January 11, 2009

Avoiding Multiple IOC Container Instances in WCF

I've recently been looking for the best way to use WCF, Unity and NHibernate together. Fortunately there are already some really good posts on integrating WCF with IOC containers:

The UnityContainer, and NHibernate ISessionFactory, should only be created once per application - we want them to have 'global' scope. In the past, the ASP.NET Global Application_Start event handler could be used to do this, but it isn't a good idea to rely on host-specific features for a WCF implementation - in the future we may want to re-host the services outside of ASP.NET where these features are not available (other hosting options include WAS, a Windows Service or self-hosted).

The solutions I've seen so far use a custom ServiceHostFactory to create the IOC container, but because WCF creates a new factory for each service, the factory needs to take care not to create new instances of the IOC container each time.

My solution: 1) Create the IOC container in a static constructor of the custom ServiceHostFactory. This ensures that it is created only once for the application, and in a thread-safe manner. 2) Create and configure any other services (eg.
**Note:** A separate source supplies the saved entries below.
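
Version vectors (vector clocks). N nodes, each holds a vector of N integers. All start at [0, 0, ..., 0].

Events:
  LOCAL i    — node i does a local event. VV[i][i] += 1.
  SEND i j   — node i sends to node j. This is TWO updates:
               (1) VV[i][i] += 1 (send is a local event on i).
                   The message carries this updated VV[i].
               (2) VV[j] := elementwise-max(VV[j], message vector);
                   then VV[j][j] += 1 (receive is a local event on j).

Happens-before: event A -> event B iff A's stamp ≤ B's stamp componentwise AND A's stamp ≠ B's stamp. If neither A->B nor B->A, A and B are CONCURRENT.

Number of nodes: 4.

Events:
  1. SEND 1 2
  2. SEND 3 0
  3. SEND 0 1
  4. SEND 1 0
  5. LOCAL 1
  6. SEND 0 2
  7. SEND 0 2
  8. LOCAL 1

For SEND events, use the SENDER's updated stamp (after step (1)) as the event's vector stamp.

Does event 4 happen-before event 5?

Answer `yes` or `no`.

Answer: yes

Derivation:
Initial: VV[0]=[0, 0, 0, 0]
Initial: VV[1]=[0, 0, 0, 0]
Initial: VV[2]=[0, 0, 0, 0]
Initial: VV[3]=[0, 0, 0, 0]
Event 1: SEND 1->2: VV[1][1]++ -> VV[1]=[0, 1, 0, 0], msg_vec=[0, 1, 0, 0]; VV[2]=max(VV[2],msg_vec) then VV[2][2]++ -> VV[2]=[0, 1, 1, 0]
Event 2: SEND 3->0: VV[3][3]++ -> VV[3]=[0, 0, 0, 1], msg_vec=[0, 0, 0, 1]; VV[0]=max(VV[0],msg_vec) then VV[0][0]++ -> VV[0]=[1, 0, 0, 1]
Event 3: SEND 0->1: VV[0][0]++ -> VV[0]=[2, 0, 0, 1], msg_vec=[2, 0, 0, 1]; VV[1]=max(VV[1],msg_vec) then VV[1][1]++ -> VV[1]=[2, 2, 0, 1]
Event 4: SEND 1->0: VV[1][1]++ -> VV[1]=[2, 3, 0, 1], msg_vec=[2, 3, 0, 1]; VV[0]=max(VV[0],msg_vec) then VV[0][0]++ -> VV[0]=[3, 3, 0, 1]
Event 5: LOCAL 1: VV[1][1]++ -> VV[1]=[2, 4, 0, 1]
Event 6: SEND 0->2: VV[0][0]++ -> VV[0]=[4, 3, 0, 1], msg_vec=[4, 3, 0, 1]; VV[2]=max(VV[2],msg_vec) then VV[2][2]++ -> VV[2]=[4, 3, 2, 1]
Event 7: SEND 0->2: VV[0][0]++ -> VV[0]=[5, 3, 0, 1], msg_vec=[5, 3, 0, 1]; VV[2]=max(VV[2],msg_vec) then VV[2][2]++ -> VV[2]=[5, 3, 3, 1]
Event 8: LOCAL 1: VV[1][1]++ -> VV[1]=[2, 5, 0, 1]
Event 4 stamp: [2, 3, 0, 1]
Event 5 stamp: [2, 4, 0, 1]
[2, 3, 0, 1] <= [2, 4, 0, 1]? True. Equal? False. Happens-before: True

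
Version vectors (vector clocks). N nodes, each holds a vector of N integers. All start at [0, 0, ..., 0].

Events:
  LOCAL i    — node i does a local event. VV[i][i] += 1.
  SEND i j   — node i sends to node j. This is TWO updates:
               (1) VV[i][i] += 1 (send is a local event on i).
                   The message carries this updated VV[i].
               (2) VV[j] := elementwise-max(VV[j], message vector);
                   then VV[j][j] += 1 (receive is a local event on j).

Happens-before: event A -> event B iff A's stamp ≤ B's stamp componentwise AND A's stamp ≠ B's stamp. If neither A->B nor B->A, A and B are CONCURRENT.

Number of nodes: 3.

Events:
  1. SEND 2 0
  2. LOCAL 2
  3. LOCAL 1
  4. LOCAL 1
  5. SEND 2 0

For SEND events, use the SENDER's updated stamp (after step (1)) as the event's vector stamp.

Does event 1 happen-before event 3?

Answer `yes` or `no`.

Answer: no

Derivation:
Initial: VV[0]=[0, 0, 0]
Initial: VV[1]=[0, 0, 0]
Initial: VV[2]=[0, 0, 0]
Event 1: SEND 2->0: VV[2][2]++ -> VV[2]=[0, 0, 1], msg_vec=[0, 0, 1]; VV[0]=max(VV[0],msg_vec) then VV[0][0]++ -> VV[0]=[1, 0, 1]
Event 2: LOCAL 2: VV[2][2]++ -> VV[2]=[0, 0, 2]
Event 3: LOCAL 1: VV[1][1]++ -> VV[1]=[0, 1, 0]
Event 4: LOCAL 1: VV[1][1]++ -> VV[1]=[0, 2, 0]
Event 5: SEND 2->0: VV[2][2]++ -> VV[2]=[0, 0, 3], msg_vec=[0, 0, 3]; VV[0]=max(VV[0],msg_vec) then VV[0][0]++ -> VV[0]=[2, 0, 3]
Event 1 stamp: [0, 0, 1]
Event 3 stamp: [0, 1, 0]
[0, 0, 1] <= [0, 1, 0]? False. Equal? False. Happens-before: False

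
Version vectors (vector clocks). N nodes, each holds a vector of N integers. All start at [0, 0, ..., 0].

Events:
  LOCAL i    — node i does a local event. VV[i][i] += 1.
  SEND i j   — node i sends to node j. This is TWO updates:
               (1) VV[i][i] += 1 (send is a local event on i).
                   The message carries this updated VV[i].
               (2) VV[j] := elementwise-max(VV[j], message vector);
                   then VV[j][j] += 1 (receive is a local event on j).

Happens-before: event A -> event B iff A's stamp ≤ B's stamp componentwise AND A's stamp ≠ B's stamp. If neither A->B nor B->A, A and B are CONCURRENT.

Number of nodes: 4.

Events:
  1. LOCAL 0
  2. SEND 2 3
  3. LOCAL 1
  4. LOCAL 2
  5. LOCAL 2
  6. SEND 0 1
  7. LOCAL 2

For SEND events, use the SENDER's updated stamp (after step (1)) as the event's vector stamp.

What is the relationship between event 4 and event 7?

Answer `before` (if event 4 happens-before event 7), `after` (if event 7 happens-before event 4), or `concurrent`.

Answer: before

Derivation:
Initial: VV[0]=[0, 0, 0, 0]
Initial: VV[1]=[0, 0, 0, 0]
Initial: VV[2]=[0, 0, 0, 0]
Initial: VV[3]=[0, 0, 0, 0]
Event 1: LOCAL 0: VV[0][0]++ -> VV[0]=[1, 0, 0, 0]
Event 2: SEND 2->3: VV[2][2]++ -> VV[2]=[0, 0, 1, 0], msg_vec=[0, 0, 1, 0]; VV[3]=max(VV[3],msg_vec) then VV[3][3]++ -> VV[3]=[0, 0, 1, 1]
Event 3: LOCAL 1: VV[1][1]++ -> VV[1]=[0, 1, 0, 0]
Event 4: LOCAL 2: VV[2][2]++ -> VV[2]=[0, 0, 2, 0]
Event 5: LOCAL 2: VV[2][2]++ -> VV[2]=[0, 0, 3, 0]
Event 6: SEND 0->1: VV[0][0]++ -> VV[0]=[2, 0, 0, 0], msg_vec=[2, 0, 0, 0]; VV[1]=max(VV[1],msg_vec) then VV[1][1]++ -> VV[1]=[2, 2, 0, 0]
Event 7: LOCAL 2: VV[2][2]++ -> VV[2]=[0, 0, 4, 0]
Event 4 stamp: [0, 0, 2, 0]
Event 7 stamp: [0, 0, 4, 0]
[0, 0, 2, 0] <= [0, 0, 4, 0]? True
[0, 0, 4, 0] <= [0, 0, 2, 0]? False
Relation: before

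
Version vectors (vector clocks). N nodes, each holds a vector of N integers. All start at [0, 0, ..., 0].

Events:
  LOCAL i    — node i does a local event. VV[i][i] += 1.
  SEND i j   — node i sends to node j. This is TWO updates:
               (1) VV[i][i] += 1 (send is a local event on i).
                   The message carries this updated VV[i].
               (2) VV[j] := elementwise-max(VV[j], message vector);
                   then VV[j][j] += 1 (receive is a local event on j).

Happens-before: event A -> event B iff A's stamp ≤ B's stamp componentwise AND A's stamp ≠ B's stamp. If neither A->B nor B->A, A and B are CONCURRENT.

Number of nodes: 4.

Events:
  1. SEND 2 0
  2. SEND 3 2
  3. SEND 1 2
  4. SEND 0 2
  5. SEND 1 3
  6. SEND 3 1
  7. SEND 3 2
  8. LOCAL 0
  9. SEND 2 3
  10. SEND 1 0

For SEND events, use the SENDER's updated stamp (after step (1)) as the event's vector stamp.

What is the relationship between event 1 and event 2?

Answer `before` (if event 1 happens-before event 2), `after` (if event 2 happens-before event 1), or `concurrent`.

Answer: concurrent

Derivation:
Initial: VV[0]=[0, 0, 0, 0]
Initial: VV[1]=[0, 0, 0, 0]
Initial: VV[2]=[0, 0, 0, 0]
Initial: VV[3]=[0, 0, 0, 0]
Event 1: SEND 2->0: VV[2][2]++ -> VV[2]=[0, 0, 1, 0], msg_vec=[0, 0, 1, 0]; VV[0]=max(VV[0],msg_vec) then VV[0][0]++ -> VV[0]=[1, 0, 1, 0]
Event 2: SEND 3->2: VV[3][3]++ -> VV[3]=[0, 0, 0, 1], msg_vec=[0, 0, 0, 1]; VV[2]=max(VV[2],msg_vec) then VV[2][2]++ -> VV[2]=[0, 0, 2, 1]
Event 3: SEND 1->2: VV[1][1]++ -> VV[1]=[0, 1, 0, 0], msg_vec=[0, 1, 0, 0]; VV[2]=max(VV[2],msg_vec) then VV[2][2]++ -> VV[2]=[0, 1, 3, 1]
Event 4: SEND 0->2: VV[0][0]++ -> VV[0]=[2, 0, 1, 0], msg_vec=[2, 0, 1, 0]; VV[2]=max(VV[2],msg_vec) then VV[2][2]++ -> VV[2]=[2, 1, 4, 1]
Event 5: SEND 1->3: VV[1][1]++ -> VV[1]=[0, 2, 0, 0], msg_vec=[0, 2, 0, 0]; VV[3]=max(VV[3],msg_vec) then VV[3][3]++ -> VV[3]=[0, 2, 0, 2]
Event 6: SEND 3->1: VV[3][3]++ -> VV[3]=[0, 2, 0, 3], msg_vec=[0, 2, 0, 3]; VV[1]=max(VV[1],msg_vec) then VV[1][1]++ -> VV[1]=[0, 3, 0, 3]
Event 7: SEND 3->2: VV[3][3]++ -> VV[3]=[0, 2, 0, 4], msg_vec=[0, 2, 0, 4]; VV[2]=max(VV[2],msg_vec) then VV[2][2]++ -> VV[2]=[2, 2, 5, 4]
Event 8: LOCAL 0: VV[0][0]++ -> VV[0]=[3, 0, 1, 0]
Event 9: SEND 2->3: VV[2][2]++ -> VV[2]=[2, 2, 6, 4], msg_vec=[2, 2, 6, 4]; VV[3]=max(VV[3],msg_vec) then VV[3][3]++ -> VV[3]=[2, 2, 6, 5]
Event 10: SEND 1->0: VV[1][1]++ -> VV[1]=[0, 4, 0, 3], msg_vec=[0, 4, 0, 3]; VV[0]=max(VV[0],msg_vec) then VV[0][0]++ -> VV[0]=[4, 4, 1, 3]
Event 1 stamp: [0, 0, 1, 0]
Event 2 stamp: [0, 0, 0, 1]
[0, 0, 1, 0] <= [0, 0, 0, 1]? False
[0, 0, 0, 1] <= [0, 0, 1, 0]? False
Relation: concurrent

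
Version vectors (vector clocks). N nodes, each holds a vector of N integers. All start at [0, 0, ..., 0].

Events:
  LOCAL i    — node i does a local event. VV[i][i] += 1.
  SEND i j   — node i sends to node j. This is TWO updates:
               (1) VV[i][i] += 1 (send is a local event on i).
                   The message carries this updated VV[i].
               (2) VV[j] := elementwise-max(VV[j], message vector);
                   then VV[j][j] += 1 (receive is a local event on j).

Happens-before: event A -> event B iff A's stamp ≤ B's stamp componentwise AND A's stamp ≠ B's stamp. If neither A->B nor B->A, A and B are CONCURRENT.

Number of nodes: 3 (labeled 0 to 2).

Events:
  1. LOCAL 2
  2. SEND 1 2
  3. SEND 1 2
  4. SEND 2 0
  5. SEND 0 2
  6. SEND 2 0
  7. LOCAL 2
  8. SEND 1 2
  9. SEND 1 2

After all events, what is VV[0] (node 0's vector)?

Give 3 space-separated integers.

Answer: 3 2 6

Derivation:
Initial: VV[0]=[0, 0, 0]
Initial: VV[1]=[0, 0, 0]
Initial: VV[2]=[0, 0, 0]
Event 1: LOCAL 2: VV[2][2]++ -> VV[2]=[0, 0, 1]
Event 2: SEND 1->2: VV[1][1]++ -> VV[1]=[0, 1, 0], msg_vec=[0, 1, 0]; VV[2]=max(VV[2],msg_vec) then VV[2][2]++ -> VV[2]=[0, 1, 2]
Event 3: SEND 1->2: VV[1][1]++ -> VV[1]=[0, 2, 0], msg_vec=[0, 2, 0]; VV[2]=max(VV[2],msg_vec) then VV[2][2]++ -> VV[2]=[0, 2, 3]
Event 4: SEND 2->0: VV[2][2]++ -> VV[2]=[0, 2, 4], msg_vec=[0, 2, 4]; VV[0]=max(VV[0],msg_vec) then VV[0][0]++ -> VV[0]=[1, 2, 4]
Event 5: SEND 0->2: VV[0][0]++ -> VV[0]=[2, 2, 4], msg_vec=[2, 2, 4]; VV[2]=max(VV[2],msg_vec) then VV[2][2]++ -> VV[2]=[2, 2, 5]
Event 6: SEND 2->0: VV[2][2]++ -> VV[2]=[2, 2, 6], msg_vec=[2, 2, 6]; VV[0]=max(VV[0],msg_vec) then VV[0][0]++ -> VV[0]=[3, 2, 6]
Event 7: LOCAL 2: VV[2][2]++ -> VV[2]=[2, 2, 7]
Event 8: SEND 1->2: VV[1][1]++ -> VV[1]=[0, 3, 0], msg_vec=[0, 3, 0]; VV[2]=max(VV[2],msg_vec) then VV[2][2]++ -> VV[2]=[2, 3, 8]
Event 9: SEND 1->2: VV[1][1]++ -> VV[1]=[0, 4, 0], msg_vec=[0, 4, 0]; VV[2]=max(VV[2],msg_vec) then VV[2][2]++ -> VV[2]=[2, 4, 9]
Final vectors: VV[0]=[3, 2, 6]; VV[1]=[0, 4, 0]; VV[2]=[2, 4, 9]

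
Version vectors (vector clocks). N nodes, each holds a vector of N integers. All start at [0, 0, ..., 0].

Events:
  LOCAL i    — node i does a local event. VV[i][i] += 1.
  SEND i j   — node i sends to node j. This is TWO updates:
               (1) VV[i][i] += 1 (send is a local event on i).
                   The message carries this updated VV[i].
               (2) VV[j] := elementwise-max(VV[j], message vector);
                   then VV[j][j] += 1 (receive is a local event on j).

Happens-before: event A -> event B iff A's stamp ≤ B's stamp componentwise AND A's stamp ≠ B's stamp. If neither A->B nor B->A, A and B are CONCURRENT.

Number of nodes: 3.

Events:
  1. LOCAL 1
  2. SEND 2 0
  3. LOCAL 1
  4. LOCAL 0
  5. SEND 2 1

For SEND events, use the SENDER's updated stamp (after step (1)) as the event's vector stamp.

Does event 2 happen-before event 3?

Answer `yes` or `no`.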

NHibernate, log4net) that require 'per-application' instantiation and register them with the IOC. 3) Pass the IOC container into the custom ServiceHost, and return it from the factory as normal.

Here is the code:

   1:  public class MyServiceHost : ServiceHost
   2:  {
   3:      private IUnityContainer _ioc;
   5:      public IUnityContainer IoC
   6:      {
   7:          get { return _ioc; }
   8:      }
  10:      public MyServiceHost(IUnityContainer ioc, Type serviceType, Uri[] baseAddresses)
  11:          : base(serviceType, baseAddresses)
  12:      {
  13:          _ioc = ioc;
  14:      }
  15:  }

   1:  public class MyServiceHostFactory : ServiceHostFactory
   2:  {
   3:      private static UnityContainer _ioc;
   5:      static MyServiceHostFactory()
   6:      {
   7:          _ioc = InitializeUnity();
   9:          InitializeAndRegisterNHibernate();
  10:          InitializeAndRegisterLog4Net();
  11:      }
  13:      protected override ServiceHost CreateServiceHost(
  14:          Type serviceType, Uri[] baseAddresses)
  15:      {
  16:          return new MyServiceHost(_ioc, serviceType, baseAddresses);
  17:      }
  19:      private static UnityContainer InitializeUnity()
  20:      {
  21:          UnityContainer container = new UnityContainer();
  22:          UnityConfigurationSection config = 
  23:              ConfigurationManager.GetSection("unity") as UnityConfigurationSection;
  24:          config.Containers.Default.Configure(container);
  25:          return container;
  26:      }
  28:      private static void InitializeAndRegisterNHibernate()
  29:      {
  30:          NHibernate.Cfg.Configuration config = new NHibernate.Cfg.Configuration();
  31:          config.Configure();
  33:          _ioc.RegisterInstance(config.BuildSessionFactory());
  34:      }
  36:      private static void InitializeAndRegisterLog4Net()
  37:      {
  38:          log4net.Config.XmlConfigurator.Configure();
  40:          _ioc.RegisterInstance(LogManager.GetLogger("Application"));
  41:      }
  42:  }


Dan said...

Kewl! Thanks for the tip.

Anonymous said...

nice. you've just solved one of my problems ;)

rjperes said...

Why not use Common Service Locator and skip passing a pointer to the ServiceHost?

Julian Maughan said...

You only need the IOC (Unity) reference in the custom ServiceHost (MyServiceHost) if you want to use it directly in the service class. If the dependencies are injected into the service class using something like Common Service Factory, or your own IInstanceProvider implementation, you probably won't need it.